Bug 728997 – Blank nodes are sometimes removed when parsing HTML

After an evaluation, GNOME has moved from Bugzilla to GitLab. Learn more about GitLab.
No new issues can be reported in GNOME Bugzilla anymore.
To report an issue in a GNOME project, go to GNOME GitLab.
Do not go to GNOME Gitlab for: Bluefish, Doxygen, GnuCash, GStreamer, java-gnome, LDTP, NetworkManager, Tomboy.
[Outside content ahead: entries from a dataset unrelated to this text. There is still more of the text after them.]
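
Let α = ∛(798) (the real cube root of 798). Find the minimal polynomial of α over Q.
m_α(x) = x^3 - 798

α satisfies α^3 = 798, so x^3 - 798 annihilates α. By the rational root test, a rational root p/q (in lowest terms) of x^3 - 798 would satisfy p^3 = 798 q^3, forcing q = 1 and p^3 = 798; but 798 is not a perfect cube, contradiction. A monic cubic over Q with no rational root is irreducible (any nontrivial factorization would include a linear factor). Hence x^3 - 798 is the minimal polynomial of α, and in particular [Q(α):Q] = 3.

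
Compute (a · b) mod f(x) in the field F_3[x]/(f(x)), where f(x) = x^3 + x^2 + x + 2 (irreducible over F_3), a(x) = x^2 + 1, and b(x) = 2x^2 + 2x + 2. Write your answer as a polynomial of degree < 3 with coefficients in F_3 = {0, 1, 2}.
a · b ≡ 2x^2 + x + 2 (mod f(x))

Multiply in F_3[x]: a(x)·b(x) = (x^2 + 1)·(2x^2 + 2x + 2) = 2x^4 + 2x^3 + x^2 + 2x + 2. This has degree ≥ 3, so divide by f(x) over F_3: 2x^4 + 2x^3 + x^2 + 2x + 2 = (2x)·(x^3 + x^2 + x + 2) + (2x^2 + x + 2). Hence a·b ≡ 2x^2 + x + 2 (mod f). (F_3[x]/(f) is a field with 3^3 = 27 elements since f is irreducible of degree 3.)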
Bug 728997 - Blank nodes are sometimes removed when parsing HTML


Summary:	Blank nodes are sometimes removed when parsing HTML


Status:	RESOLVED DUPLICATE of bug 681822

Product:	libxml2
Classification:	Platform
Component:	htmlparser
Version:	git master
Hardware:	Other Linux

Importance:	Normal normal
Target Milestone:	---
Assigned To:	Daniel Veillard
QA Contact:	libxml QA maintainers

URL:
Whiteboard:

Depends on:
Blocks:

Reported:	2014-04-26 04:53 UTC by Krizalys
Modified:	2017-06-17 10:51 UTC

See Also:
GNOME target:	---
GNOME version:	---

Attachments
Test HTML file + program (837 bytes, application/gzip) 2014-04-26 04:53 UTC, Krizalys	Details

Description Krizalys 2014-04-26 04:53:58 UTC

Created attachment 275188 [details]
Test HTML file + program

libxml2 sometimes removes blank nodes (eg. text nodes with blank chars as contents) when parsing HTML.

This may be problematic as blank nodes sometimes have an effect on the output (eg. horizontally separate two inline elements in a web browser).
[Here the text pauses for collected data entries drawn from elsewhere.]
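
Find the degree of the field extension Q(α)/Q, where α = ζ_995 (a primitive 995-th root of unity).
[Q(α):Q] = 792

The minimal polynomial of ζ_995 over Q is the 995-th cyclotomic polynomial Φ_995(x), which is irreducible over Q and has degree φ(995) = 792. Hence [Q(α):Q] = φ(995) = 792.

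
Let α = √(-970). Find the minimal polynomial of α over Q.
m_α(x) = x^2 + 970

α satisfies α^2 + 970 = 0, so x^2 + 970 annihilates α. Since d = -970 is squarefree and ≠ 1, it is not a perfect square in Q, so x^2 + 970 has no rational root and is therefore irreducible over Q (a degree-2 polynomial over a field is irreducible iff it has no root). Hence m_α(x) = x^2 + 970.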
Attached is an example to demonstrate this. The archive contains:
- A test HTML file (valid HTML 5 according to the W3C validator)
- A C program that parses this file and dumps elements and text nodes as they were parsed (all elements will be closed, eg. <meta> -> <meta></meta>).
- A Makefile to compile it

In the HTML file, note the blank node (eg. new line + tab characters) between both <input>s.

The output of the program (compiled against libxml2-2.9.1, latest stable version at the time of this submission) will be:

$ ./main
<html><head><meta></meta><title>Test case</title></head><body>
		
	<form>
			<input></input><input></input></form>
	</body></html>$

As you can see, the blank node between both <input>s has been removed by libxml2. A web browser would now stick the two fields together, whereas they would be horizontally separated if rendered from the original file.

Comment 1 Nick Wellnhofer 2017-06-17 10:51:55 UTC


*** This bug has been marked as a duplicate of bug 681822 ***